Question : Déjà plus de 20 ans de carrière, et plusieurs collaborations avec Anne Bourgeois, que vous appréciez particulièrement…
Philippe Sivy : C’est une amie. Anne Bourgeois est une metteure en scène merveilleuse. Elle ne met pas son ego en avant, elle est au service d’un projet, d’un texte avec des acteurs. Tout son travail, c’est de porter au maximum les acteurs dans ce projet, sans chercher à épater les gens par la mise en scène. Certains metteurs en scène la mettent en avant pour qu’elle se voie, pour se faire plaisir, parfois au détriment du texte, de ce qu’il raconte. Je n’ai pas été confronté à ce genre de metteur en scène. J’ai besoin de chercher l’humanité dans tout cela.
Question : Quand vous regardez votre carrière, qu’est-ce qui vous a particulièrement satisfait dans les rôles, les propositions au théâtre, au cinéma à la télévision ?
Philippe Sivy : Cinéma et télévision, le palmarès est assez maigre ! Il ne faut pas se leurrer, c’est toujours la problématique avec le handicap. Au théâtre, au-delà des rôles je n’ai pas eu à en souffrir. En 2000, à Avignon, j’étais dans une école de théâtre, je me posais des questions sur la suite, je me disais que ce ne serait pas forcément simple de jouer en fauteuil roulant. En fait, tout s’est fait simplement, presque naturellement. Je n’ai pas joué des milliards de spectacles mais je suis très heureux de ceux que j’ai faits, parce que chaque rôle était différent.

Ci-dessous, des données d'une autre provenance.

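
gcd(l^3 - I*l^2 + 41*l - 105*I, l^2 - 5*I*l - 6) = l - 3*I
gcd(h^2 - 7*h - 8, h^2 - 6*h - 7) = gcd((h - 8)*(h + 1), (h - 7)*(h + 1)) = h + 1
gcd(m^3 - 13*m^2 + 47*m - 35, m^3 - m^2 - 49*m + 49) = m^2 - 8*m + 7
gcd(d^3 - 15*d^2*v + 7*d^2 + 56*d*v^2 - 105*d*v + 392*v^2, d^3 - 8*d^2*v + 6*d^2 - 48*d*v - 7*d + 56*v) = -d^2 + 8*d*v - 7*d + 56*v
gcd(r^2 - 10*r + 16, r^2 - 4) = r - 2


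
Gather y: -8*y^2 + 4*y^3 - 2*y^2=4*y^3 - 10*y^2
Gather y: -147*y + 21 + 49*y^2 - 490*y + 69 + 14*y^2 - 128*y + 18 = 63*y^2 - 765*y + 108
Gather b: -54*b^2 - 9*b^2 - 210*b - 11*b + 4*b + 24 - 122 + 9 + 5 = -63*b^2 - 217*b - 84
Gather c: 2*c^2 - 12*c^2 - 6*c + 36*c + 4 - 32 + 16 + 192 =-10*c^2 + 30*c + 180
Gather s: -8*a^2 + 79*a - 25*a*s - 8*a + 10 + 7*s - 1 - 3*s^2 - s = -8*a^2 + 71*a - 3*s^2 + s*(6 - 25*a) + 9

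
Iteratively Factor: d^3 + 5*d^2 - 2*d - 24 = (d + 3)*(d^2 + 2*d - 8) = (d - 2)*(d + 3)*(d + 4)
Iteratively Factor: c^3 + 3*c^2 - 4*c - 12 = (c - 2)*(c^2 + 5*c + 6) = (c - 2)*(c + 3)*(c + 2)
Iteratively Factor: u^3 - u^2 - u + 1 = (u + 1)*(u^2 - 2*u + 1) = (u - 1)*(u + 1)*(u - 1)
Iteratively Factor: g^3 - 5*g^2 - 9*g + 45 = (g + 3)*(g^2 - 8*g + 15) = (g - 5)*(g + 3)*(g - 3)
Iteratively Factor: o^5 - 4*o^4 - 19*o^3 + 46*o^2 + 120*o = (o)*(o^4 - 4*o^3 - 19*o^2 + 46*o + 120) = o*(o - 5)*(o^3 + o^2 - 14*o - 24) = o*(o - 5)*(o - 4)*(o^2 + 5*o + 6) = o*(o - 5)*(o - 4)*(o + 3)*(o + 2)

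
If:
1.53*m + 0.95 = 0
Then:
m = -0.62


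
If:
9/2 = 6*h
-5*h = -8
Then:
No Solution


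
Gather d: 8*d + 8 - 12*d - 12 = -4*d - 4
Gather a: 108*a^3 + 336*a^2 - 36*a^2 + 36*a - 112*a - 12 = 108*a^3 + 300*a^2 - 76*a - 12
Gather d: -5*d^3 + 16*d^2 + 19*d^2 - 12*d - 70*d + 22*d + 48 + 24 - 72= -5*d^3 + 35*d^2 - 60*d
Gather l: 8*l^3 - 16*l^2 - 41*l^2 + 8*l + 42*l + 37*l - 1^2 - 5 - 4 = 8*l^3 - 57*l^2 + 87*l - 10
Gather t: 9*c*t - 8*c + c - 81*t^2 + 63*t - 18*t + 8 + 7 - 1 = -7*c - 81*t^2 + t*(9*c + 45) + 14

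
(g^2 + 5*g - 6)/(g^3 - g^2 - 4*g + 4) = (g + 6)/(g^2 - 4)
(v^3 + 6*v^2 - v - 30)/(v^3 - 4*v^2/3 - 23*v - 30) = 3*(v^2 + 3*v - 10)/(3*v^2 - 13*v - 30)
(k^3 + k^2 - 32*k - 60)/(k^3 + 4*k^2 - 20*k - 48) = (k^2 - k - 30)/(k^2 + 2*k - 24)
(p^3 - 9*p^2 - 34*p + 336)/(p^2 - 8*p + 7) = (p^2 - 2*p - 48)/(p - 1)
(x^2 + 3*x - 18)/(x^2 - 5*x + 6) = (x + 6)/(x - 2)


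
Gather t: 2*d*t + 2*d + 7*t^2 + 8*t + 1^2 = 2*d + 7*t^2 + t*(2*d + 8) + 1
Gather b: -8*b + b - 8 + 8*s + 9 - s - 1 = -7*b + 7*s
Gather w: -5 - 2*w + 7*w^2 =7*w^2 - 2*w - 5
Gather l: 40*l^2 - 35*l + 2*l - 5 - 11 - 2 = 40*l^2 - 33*l - 18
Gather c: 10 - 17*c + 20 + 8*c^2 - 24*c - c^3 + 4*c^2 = -c^3 + 12*c^2 - 41*c + 30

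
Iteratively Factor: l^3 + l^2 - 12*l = (l + 4)*(l^2 - 3*l) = l*(l + 4)*(l - 3)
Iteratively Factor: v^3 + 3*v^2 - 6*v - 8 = (v + 4)*(v^2 - v - 2) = (v + 1)*(v + 4)*(v - 2)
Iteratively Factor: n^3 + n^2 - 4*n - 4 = (n - 2)*(n^2 + 3*n + 2) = (n - 2)*(n + 2)*(n + 1)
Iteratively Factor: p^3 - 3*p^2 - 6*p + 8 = (p + 2)*(p^2 - 5*p + 4) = (p - 4)*(p + 2)*(p - 1)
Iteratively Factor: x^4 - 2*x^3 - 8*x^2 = (x)*(x^3 - 2*x^2 - 8*x) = x*(x - 4)*(x^2 + 2*x) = x^2*(x - 4)*(x + 2)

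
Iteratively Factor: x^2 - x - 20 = (x - 5)*(x + 4)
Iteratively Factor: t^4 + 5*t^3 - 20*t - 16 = (t + 4)*(t^3 + t^2 - 4*t - 4) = (t - 2)*(t + 4)*(t^2 + 3*t + 2) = (t - 2)*(t + 1)*(t + 4)*(t + 2)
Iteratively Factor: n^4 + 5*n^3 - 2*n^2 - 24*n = (n)*(n^3 + 5*n^2 - 2*n - 24) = n*(n + 3)*(n^2 + 2*n - 8) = n*(n - 2)*(n + 3)*(n + 4)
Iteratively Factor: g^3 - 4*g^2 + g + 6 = (g - 3)*(g^2 - g - 2) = (g - 3)*(g + 1)*(g - 2)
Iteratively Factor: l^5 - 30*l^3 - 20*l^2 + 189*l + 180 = (l + 1)*(l^4 - l^3 - 29*l^2 + 9*l + 180) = (l + 1)*(l + 3)*(l^3 - 4*l^2 - 17*l + 60) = (l + 1)*(l + 3)*(l + 4)*(l^2 - 8*l + 15) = (l - 5)*(l + 1)*(l + 3)*(l + 4)*(l - 3)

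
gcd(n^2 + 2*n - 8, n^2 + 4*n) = n + 4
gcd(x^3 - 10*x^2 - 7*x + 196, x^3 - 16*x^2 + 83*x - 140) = x - 7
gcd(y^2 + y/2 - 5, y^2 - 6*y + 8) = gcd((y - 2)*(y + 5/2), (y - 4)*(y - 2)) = y - 2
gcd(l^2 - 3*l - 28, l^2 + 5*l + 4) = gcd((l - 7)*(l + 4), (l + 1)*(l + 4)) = l + 4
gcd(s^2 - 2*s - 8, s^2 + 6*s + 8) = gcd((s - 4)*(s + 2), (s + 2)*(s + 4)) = s + 2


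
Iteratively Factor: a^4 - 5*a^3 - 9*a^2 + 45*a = (a - 3)*(a^3 - 2*a^2 - 15*a) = (a - 5)*(a - 3)*(a^2 + 3*a) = (a - 5)*(a - 3)*(a + 3)*(a)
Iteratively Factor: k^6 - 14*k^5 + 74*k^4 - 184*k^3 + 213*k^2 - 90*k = (k - 2)*(k^5 - 12*k^4 + 50*k^3 - 84*k^2 + 45*k) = k*(k - 2)*(k^4 - 12*k^3 + 50*k^2 - 84*k + 45) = k*(k - 3)*(k - 2)*(k^3 - 9*k^2 + 23*k - 15) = k*(k - 3)*(k - 2)*(k - 1)*(k^2 - 8*k + 15) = k*(k - 3)^2*(k - 2)*(k - 1)*(k - 5)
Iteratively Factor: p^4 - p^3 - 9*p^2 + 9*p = (p)*(p^3 - p^2 - 9*p + 9) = p*(p + 3)*(p^2 - 4*p + 3) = p*(p - 1)*(p + 3)*(p - 3)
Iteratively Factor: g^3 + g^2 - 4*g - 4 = (g + 1)*(g^2 - 4) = (g - 2)*(g + 1)*(g + 2)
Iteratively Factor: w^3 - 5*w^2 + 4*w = (w - 1)*(w^2 - 4*w) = (w - 4)*(w - 1)*(w)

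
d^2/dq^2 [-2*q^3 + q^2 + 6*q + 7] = 2 - 12*q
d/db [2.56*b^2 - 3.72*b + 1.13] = 5.12*b - 3.72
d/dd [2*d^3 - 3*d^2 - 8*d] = 6*d^2 - 6*d - 8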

Pour la pièce Dans la solitude des champs de coton, une gageure pour un acteur, la mise en scène était originale, on jouait dans une vraie voiture, c’était presque du cinéma, j’ai trouvé ça passionnant. J’ai joué des rôles très divers et au fond, ce qui m’a plu dans tout ça, est-ce qu’il faut parler du handicap ou pas : dans la plupart de ce que j’ai fait au théâtre, j’en ai jamais parlé. J’ai fait ce dont j’avais envie, être dans des projets où on n’est pas là pour s’apitoyer, faire ce métier d’acteur pour ce que c’est, pour interpréter des personnages et puis après, le petit truc en plus c’est que je suis en fauteuil roulant. Donc ça se voit, donc effectivement, indirectement de toute manière j’en parle. En tout cas ça fait travailler les spectateurs et les spectatrices, « Ah tiens ! Pourquoi ? Est-ce qu’il est vraiment, est-ce qu’il est pas ? » et très rapidement ils oublient et entrent dans la pièce, on leur raconte une histoire qu’ils aiment ou pas, ils aiment ou pas les acteurs ou les actrices. Dans toute la période 2000-2010, tous mes projets n’ont pas été autour du handicap. Mais c’est vrai que par rapport à l’image [cinéma ou télévision], il a fallu quand même que je fasse des concessions; au début j’étais très borné. Pour l’image, le peu qu’on me proposait était tellement larmoyant, tout ce que je détestais en fait, je n’avais pas envie de cautionner ça. Sauf qu’à un moment donné, je me suis dit que si j’avais envie de faire de l’image, d’avoir cette expérience là, il fallait mettre son orgueil dans sa poche et puis se dire « OK, je vais être obligé d’accepter des choses qui à la base ne me conviennent pas, ne me plaisent pas. » Finalement, ça n’a pas été trop le cas, sauf avec Vestiaires où effectivement c’est le handicap.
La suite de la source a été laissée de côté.